Scrolling through her laptop, Jennie located this latest, climactic, spectacularly alarming tweet from BDsmother. Here’s how Loose Lips lose elections. And maybe the family farm. #SourAndMalicious #GreenPartyCanada. A link to a transcript of Margaret’s live chat with Pierette and another to the recording just played. All of fifteen seconds, but for Margaret time stood still. She trembled at the thought of the havoc to come, reporters breathing hot in her face, demanding answers, a possible lawsuit.
She could hardly bear having it played again, but Arthur insisted on it. Then she said, “So, I think I’m going to need a lawyer.”
“I shall find you the best specialist.”
“I don’t want any goddamn best specialist, Arthur. I want you.”

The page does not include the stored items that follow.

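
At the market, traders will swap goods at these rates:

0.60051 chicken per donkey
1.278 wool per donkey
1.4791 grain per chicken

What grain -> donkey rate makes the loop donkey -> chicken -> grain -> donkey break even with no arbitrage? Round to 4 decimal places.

1.1259

Known legs of the cycle: 0.60051 × 1.4791 = 0.888214341
For no arbitrage the full-cycle product must be 1, so the missing rate is 1 / 0.888214341 ≈ 1.125854.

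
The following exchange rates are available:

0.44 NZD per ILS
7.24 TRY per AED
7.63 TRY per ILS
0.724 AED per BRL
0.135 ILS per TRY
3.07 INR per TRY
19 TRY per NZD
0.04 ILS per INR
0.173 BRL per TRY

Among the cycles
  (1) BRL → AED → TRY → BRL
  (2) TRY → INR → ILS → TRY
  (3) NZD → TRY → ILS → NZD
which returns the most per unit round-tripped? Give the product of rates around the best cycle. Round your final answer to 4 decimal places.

(1) 0.724 × 7.24 × 0.173 = 0.90682
(2) 3.07 × 0.04 × 7.63 = 0.93696
(3) 19 × 0.135 × 0.44 = 1.12860
Highest is cycle (3) at 1.1286 (>1, arbitrage).

1.1286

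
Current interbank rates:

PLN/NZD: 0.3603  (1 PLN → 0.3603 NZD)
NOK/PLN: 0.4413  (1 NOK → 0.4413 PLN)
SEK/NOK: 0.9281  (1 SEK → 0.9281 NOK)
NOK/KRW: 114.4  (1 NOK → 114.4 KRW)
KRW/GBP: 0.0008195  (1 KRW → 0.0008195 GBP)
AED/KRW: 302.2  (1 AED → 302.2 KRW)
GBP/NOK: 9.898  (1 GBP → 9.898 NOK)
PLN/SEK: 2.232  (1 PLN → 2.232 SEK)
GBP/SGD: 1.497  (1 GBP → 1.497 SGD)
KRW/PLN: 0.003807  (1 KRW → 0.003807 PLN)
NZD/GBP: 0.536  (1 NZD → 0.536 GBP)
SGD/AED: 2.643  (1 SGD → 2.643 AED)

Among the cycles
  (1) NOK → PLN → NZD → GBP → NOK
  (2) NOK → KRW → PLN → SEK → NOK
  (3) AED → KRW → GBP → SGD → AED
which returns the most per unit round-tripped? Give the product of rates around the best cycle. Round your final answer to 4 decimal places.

(1) 0.4413 × 0.3603 × 0.536 × 9.898 = 0.84355
(2) 114.4 × 0.003807 × 2.232 × 0.9281 = 0.90219
(3) 302.2 × 0.0008195 × 1.497 × 2.643 = 0.97986
Highest is cycle (3) at 0.9799 (≤1, no arbitrage).

0.9799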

A long silence. Margaret sensed he was agonizing over this, over his vow never to walk again into a courtroom, that he was seeking words to explain how unprofessional it would be to represent a spouse in such circumstances. Lawyers were expected to maintain distance from their clients, to shield themselves from emotions and the clouding of reason.
But suddenly he blurted: “Yes! Of course! No problem!” He sounded enthusiastic, even triumphant. How bizarre. “Are Pierette and Jennie both with you?”
They waited until Pierette brought a tea tray, which she put down beside Margaret’s phone.
Arthur said, “I assume I have consent to represent all three of you.” No one demurred. “Very well, I am instructing you, on pain of excommunication from this planet, not to discuss this matter with the press or anyone. You needn’t be unpleasant with them, but your hands are tied.” A moment of reflection, then he laughed. “Well, that’s a rather unseemly metaphor, isn’t it?”
“Our tongues are tied and our lips sealed,” Pierette said, attempting to lighten the mood.
“Refer all inquiries to me as your lawyer. I’m including both of you, Pierette and Jennie, though you two may not be personally at risk.”
“Got it,” said Jennie. “We know too much.”
“I can’t comfortably make an afternoon flight, so I’ll be on the overnight. That will give us a few hours in the morning before Margaret has to leave for Yellowknife. Margaret, please pack your bags right away, and then all three of you are to head out to an airport hotel before the mob descends and stay there until I arrive.”
Margaret pointed out that an overnight would leave him exhausted, but her objection was overruled. He urged them to relax over a bottle of wine in their airport hotel room and leave their concerns with him. Everything would work out. At some future time, they would regale each other with tales about these hilarious events. Highly unlikely, Margaret thought, however reassuring.